Ноха издалека увидел  на земле коня и всё понял: там Николай.

Он лежал на спине рядом с убитым Орликом и тоже казался мертвым. Ноха нагнулся к самому его лицу и услышал бульканье откуда-то из груди, из-под рубахи, мокрой от крови. Жив. Но без сознания. При каждом вдохе в месте раны слышен был звук всасываемого воздуха, а при выдохе из отверстия пузырилась окровавленная жидкость.

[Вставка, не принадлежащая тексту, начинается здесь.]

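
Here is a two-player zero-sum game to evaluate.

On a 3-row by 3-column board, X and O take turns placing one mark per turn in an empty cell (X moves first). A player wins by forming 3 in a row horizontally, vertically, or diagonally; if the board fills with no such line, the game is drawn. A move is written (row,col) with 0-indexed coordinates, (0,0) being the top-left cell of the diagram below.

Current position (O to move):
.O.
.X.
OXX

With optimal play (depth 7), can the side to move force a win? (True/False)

ply 1, O at .O./.X./OXX | (0,0)=+1→OO./.X./OXX*; (0,2)=-1→.OO/.X./OXX; (1,0)=-1→.O./OX./OXX; (1,2)=-1→.O./.XO/OXX
ply 2, X at OO./.X./OXX | (0,2)=-1→OOX/.X./OXX*; (1,0)=-1→OO./XX./OXX; (1,2)=-1→OO./.XX/OXX
ply 3, O at OOX/.X./OXX | (1,0)=+1→OOX/OX./OXX*; (1,2)=+0→OOX/.XO/OXX
ply 4: OOX/OX./OXX is terminal -1 (X); from .O./.X./OXX depth 7

O winning at [.O./.X./OXX]: True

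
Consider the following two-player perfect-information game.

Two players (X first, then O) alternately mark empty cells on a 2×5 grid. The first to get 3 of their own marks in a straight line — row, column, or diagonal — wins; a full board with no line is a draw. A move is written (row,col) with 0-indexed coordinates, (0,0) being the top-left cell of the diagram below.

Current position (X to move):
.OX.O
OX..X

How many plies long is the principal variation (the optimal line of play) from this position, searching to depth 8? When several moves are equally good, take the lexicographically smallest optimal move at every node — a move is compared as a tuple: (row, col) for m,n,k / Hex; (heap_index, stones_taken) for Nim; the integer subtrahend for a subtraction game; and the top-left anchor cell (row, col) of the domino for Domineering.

PV length from [.OX.O/OX..X]: 4 plies

p1 X@[.OX.O/OX..X]: (0,0)[XOX.O/OX..X]+0* (0,3)[.OXXO/OX..X]+0 (1,2)[.OX.O/OXX.X]+0 (1,3)[.OX.O/OX.XX]+0
p2 O@[XOX.O/OX..X]: (0,3)[XOXOO/OX..X]+0* (1,2)[XOX.O/OXO.X]+0 (1,3)[XOX.O/OX.OX]+0
p3 X@[XOXOO/OX..X]: (1,2)[XOXOO/OXX.X]+0* (1,3)[XOXOO/OX.XX]+0
p4 O@[XOXOO/OXX.X]: (1,3)[XOXOO/OXXOX]+0*
p5 X@[XOXOO/OXXOX] terminal +0; root [.OX.O/OX..X] d8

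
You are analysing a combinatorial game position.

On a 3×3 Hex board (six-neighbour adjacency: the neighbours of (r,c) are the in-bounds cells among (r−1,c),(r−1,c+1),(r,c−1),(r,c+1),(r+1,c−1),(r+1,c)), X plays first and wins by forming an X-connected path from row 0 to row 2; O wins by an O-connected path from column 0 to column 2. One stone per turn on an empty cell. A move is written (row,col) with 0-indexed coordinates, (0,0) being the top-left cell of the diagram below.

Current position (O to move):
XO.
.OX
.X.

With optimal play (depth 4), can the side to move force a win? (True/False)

ply 1, O at XO./.OX/.X. | (0,2)=+1→XOO/.OX/.X.*; (1,0)=-1→XO./OOX/.X.; (2,0)=-1→XO./.OX/OX.; (2,2)=-1→XO./.OX/.XO
ply 2, X at XOO/.OX/.X. | (1,0)=-1→XOO/XOX/.X.*; (2,0)=-1→XOO/.OX/XX.; (2,2)=-1→XOO/.OX/.XX
ply 3, O at XOO/XOX/.X. | (2,0)=+1→XOO/XOX/OX.*; (2,2)=-1→XOO/XOX/.XO
ply 4: XOO/XOX/OX. is terminal -1 (X); from XO./.OX/.X. depth 4

O winning at [XO./.OX/.X.]: True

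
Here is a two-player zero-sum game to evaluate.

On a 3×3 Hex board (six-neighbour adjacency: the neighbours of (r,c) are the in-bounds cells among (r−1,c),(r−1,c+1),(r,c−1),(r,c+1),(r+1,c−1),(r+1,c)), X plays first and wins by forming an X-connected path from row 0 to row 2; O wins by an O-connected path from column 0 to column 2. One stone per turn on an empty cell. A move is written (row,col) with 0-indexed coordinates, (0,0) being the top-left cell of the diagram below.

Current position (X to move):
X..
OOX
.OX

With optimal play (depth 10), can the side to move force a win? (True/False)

X winning at [X../OOX/.OX]: True

[X../OOX/.OX] X move#1: (0,1):-1/XX./OOX/.OX, (0,2):+1/X.X/OOX/.OX*, (2,0):-1/X../OOX/XOX
[X.X/OOX/.OX] end (terminal -1, O#2); searched X../OOX/.OX to 10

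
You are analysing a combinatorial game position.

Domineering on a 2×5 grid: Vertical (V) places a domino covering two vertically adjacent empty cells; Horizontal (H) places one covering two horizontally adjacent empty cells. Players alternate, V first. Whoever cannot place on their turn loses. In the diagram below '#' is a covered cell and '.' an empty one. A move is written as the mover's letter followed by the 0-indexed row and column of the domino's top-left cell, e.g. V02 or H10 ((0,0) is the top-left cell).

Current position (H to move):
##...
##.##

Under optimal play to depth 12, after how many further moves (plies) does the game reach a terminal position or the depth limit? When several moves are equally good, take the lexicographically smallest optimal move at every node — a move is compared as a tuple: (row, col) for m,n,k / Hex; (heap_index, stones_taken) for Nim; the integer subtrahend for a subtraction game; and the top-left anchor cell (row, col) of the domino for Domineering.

p1 H@[##.../##.##]: H02[####./##.##]+1* H03[##.##/##.##]-1
p2 V@[####./##.##] terminal -1; root [##.../##.##] d12

PV length from [##.../##.##]: 1 ply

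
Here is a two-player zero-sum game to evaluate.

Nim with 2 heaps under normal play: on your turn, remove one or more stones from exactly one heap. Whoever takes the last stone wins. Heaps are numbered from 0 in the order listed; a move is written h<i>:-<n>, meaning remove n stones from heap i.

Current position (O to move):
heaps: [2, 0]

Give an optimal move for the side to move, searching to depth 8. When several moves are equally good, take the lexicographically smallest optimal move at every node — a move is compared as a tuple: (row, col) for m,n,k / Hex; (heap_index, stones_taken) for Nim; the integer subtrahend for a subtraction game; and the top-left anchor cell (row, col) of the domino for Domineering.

O's best at [(2,0)]: h0:-2

[(2,0)] O move#1: h0:-1:-1/(1,0), h0:-2:+1/(0,0)*
[(0,0)] end (terminal -1, X#2); searched (2,0) to 8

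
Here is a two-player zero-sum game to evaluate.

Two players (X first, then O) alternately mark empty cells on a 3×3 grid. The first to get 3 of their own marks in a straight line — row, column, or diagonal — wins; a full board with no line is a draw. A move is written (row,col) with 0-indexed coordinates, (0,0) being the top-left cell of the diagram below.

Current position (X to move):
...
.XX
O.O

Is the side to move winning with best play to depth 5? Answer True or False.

X winning at [.../.XX/O.O]: True

p1 X@[.../.XX/O.O]: (0,0)[X../.XX/O.O]-1 (0,1)[.X./.XX/O.O]-1 (0,2)[..X/.XX/O.O]-1 (1,0)[.../XXX/O.O]+1* (2,1)[.../.XX/OXO]+1
p2 O@[.../XXX/O.O] terminal -1; root [.../.XX/O.O] d5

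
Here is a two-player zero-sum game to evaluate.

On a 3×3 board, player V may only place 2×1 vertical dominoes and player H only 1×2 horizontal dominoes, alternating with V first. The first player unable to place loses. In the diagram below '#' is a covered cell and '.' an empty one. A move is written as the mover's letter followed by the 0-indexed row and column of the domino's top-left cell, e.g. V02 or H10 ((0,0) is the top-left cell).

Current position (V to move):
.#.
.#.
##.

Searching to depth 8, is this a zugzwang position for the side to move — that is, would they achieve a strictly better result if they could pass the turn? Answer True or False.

[.#./.#./##.] V move#1: V00:+1/##./##./##.*, V02:+1/.##/.##/##., V12:+1/.#./.##/###
[##./##./##.] end (terminal -1, H#2); searched .#./.#./##. to 8
if V skipped the turn, H would face:
~ [.#./.#./##.] end (terminal -1, H#1); searched .#./.#./##. to 8
compare (V): move=+1 vs pass=+1

zugzwang(.#./.#./##., V) = False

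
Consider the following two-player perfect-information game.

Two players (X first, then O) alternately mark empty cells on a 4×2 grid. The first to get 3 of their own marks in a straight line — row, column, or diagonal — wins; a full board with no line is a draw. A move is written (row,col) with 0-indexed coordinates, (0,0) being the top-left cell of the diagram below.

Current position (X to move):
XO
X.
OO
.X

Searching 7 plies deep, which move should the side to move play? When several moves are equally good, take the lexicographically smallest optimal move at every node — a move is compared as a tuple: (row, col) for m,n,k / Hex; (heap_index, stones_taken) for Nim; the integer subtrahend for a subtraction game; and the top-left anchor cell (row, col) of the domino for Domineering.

p1 X@[XO/X./OO/.X]: (1,1)[XO/XX/OO/.X]+0* (3,0)[XO/X./OO/XX]-1
p2 O@[XO/XX/OO/.X]: (3,0)[XO/XX/OO/OX]+0*
p3 X@[XO/XX/OO/OX] terminal +0; root [XO/X./OO/.X] d7

X's best at [XO/X./OO/.X]: (1,1)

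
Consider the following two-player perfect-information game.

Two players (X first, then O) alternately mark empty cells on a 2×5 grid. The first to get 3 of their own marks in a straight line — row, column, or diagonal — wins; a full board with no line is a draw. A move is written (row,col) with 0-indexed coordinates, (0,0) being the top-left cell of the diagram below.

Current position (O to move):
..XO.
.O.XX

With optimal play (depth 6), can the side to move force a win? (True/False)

p1 O@[..XO./.O.XX]: (0,0)[O.XO./.O.XX]-1 (0,1)[.OXO./.O.XX]-1 (0,4)[..XOO/.O.XX]-1 (1,0)[..XO./OO.XX]-1 (1,2)[..XO./.OOXX]+0*
p2 X@[..XO./.OOXX]: (0,0)[X.XO./.OOXX]-1 (0,1)[.XXO./.OOXX]-1 (0,4)[..XOX/.OOXX]-1 (1,0)[..XO./XOOXX]+0*
p3 O@[..XO./XOOXX]: (0,0)[O.XO./XOOXX]+0* (0,1)[.OXO./XOOXX]+0 (0,4)[..XOO/XOOXX]+0
p4 X@[O.XO./XOOXX]: (0,1)[OXXO./XOOXX]+0* (0,4)[O.XOX/XOOXX]+0
p5 O@[OXXO./XOOXX]: (0,4)[OXXOO/XOOXX]+0*
p6 X@[OXXOO/XOOXX] terminal +0; root [..XO./.O.XX] d6

O winning at [..XO./.O.XX]: False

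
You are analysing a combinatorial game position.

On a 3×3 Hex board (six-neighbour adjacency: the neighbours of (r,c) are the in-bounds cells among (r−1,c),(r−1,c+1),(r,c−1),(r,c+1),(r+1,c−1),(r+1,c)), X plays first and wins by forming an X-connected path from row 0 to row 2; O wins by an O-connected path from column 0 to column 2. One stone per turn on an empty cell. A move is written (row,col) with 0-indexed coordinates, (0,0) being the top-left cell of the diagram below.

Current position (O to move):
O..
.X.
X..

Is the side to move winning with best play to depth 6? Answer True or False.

O winning at [O../.X./X..]: False

ply 1, O at O../.X./X.. | (0,1)=-1→OO./.X./X..*; (0,2)=-1→O.O/.X./X..; (1,0)=-1→O../OX./X..; (1,2)=-1→O../.XO/X..; (2,1)=-1→O../.X./XO.; (2,2)=-1→O../.X./X.O
ply 2, X at OO./.X./X.. | (0,2)=+1→OOX/.X./X..*; (1,0)=-1→OO./XX./X..; (1,2)=-1→OO./.XX/X..; (2,1)=-1→OO./.X./XX.; (2,2)=-1→OO./.X./X.X
ply 3: OOX/.X./X.. is terminal -1 (O); from O../.X./X.. depth 6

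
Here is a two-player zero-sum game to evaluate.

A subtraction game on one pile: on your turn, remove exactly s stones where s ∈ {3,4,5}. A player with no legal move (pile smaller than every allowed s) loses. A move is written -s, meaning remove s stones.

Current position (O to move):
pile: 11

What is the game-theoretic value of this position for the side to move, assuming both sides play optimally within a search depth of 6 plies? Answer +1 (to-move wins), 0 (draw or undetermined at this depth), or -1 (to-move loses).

value(11, O) = +1

p1 O@[11]: -3[8]+1* -4[7]-1 -5[6]-1
p2 X@[8]: -3[5]-1* -4[4]-1 -5[3]-1
p3 O@[5]: -3[2]+1* -4[1]+1 -5[0]+1
p4 X@[2] terminal -1; root [11] d6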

              Ноха осторожно перевернул раненого на бок. Ага, кажется, навылет. Это  хорошо. Николай застонал.
– Терпи, брат, терпи.
Давящими повязками из своей рубахи Ноха перекрыл раны на груди и спине, подтянул тело к крупу Орлика как к опоре, постарался  устроить Николая в полусидящем положении.
– Ничего, ничего, брат. Держись. Я быстро вернусь. Подожди. Повозка нужна.
Николай вряд ли слышал бормотание спасителя. Он молчал. И глаз не открывал. И даже больше не стонал. Под лунным светом он казался  синим.  Но юноша  знал – Николай жив: дыхание было отчетливым, срывающимся в одышку.
 


             Николай очнулся уже в кибитке  и почувствовал, как холодеет, словно тает и уменьшается его тело.  Мозг работал  ясно.    Но дышалось  тяжко, и весь он был мокрым от пота. Николай попытался сделать вдох поглубже, но закашлялся, адская боль пронзила всё внутри. Он снова потерял сознание.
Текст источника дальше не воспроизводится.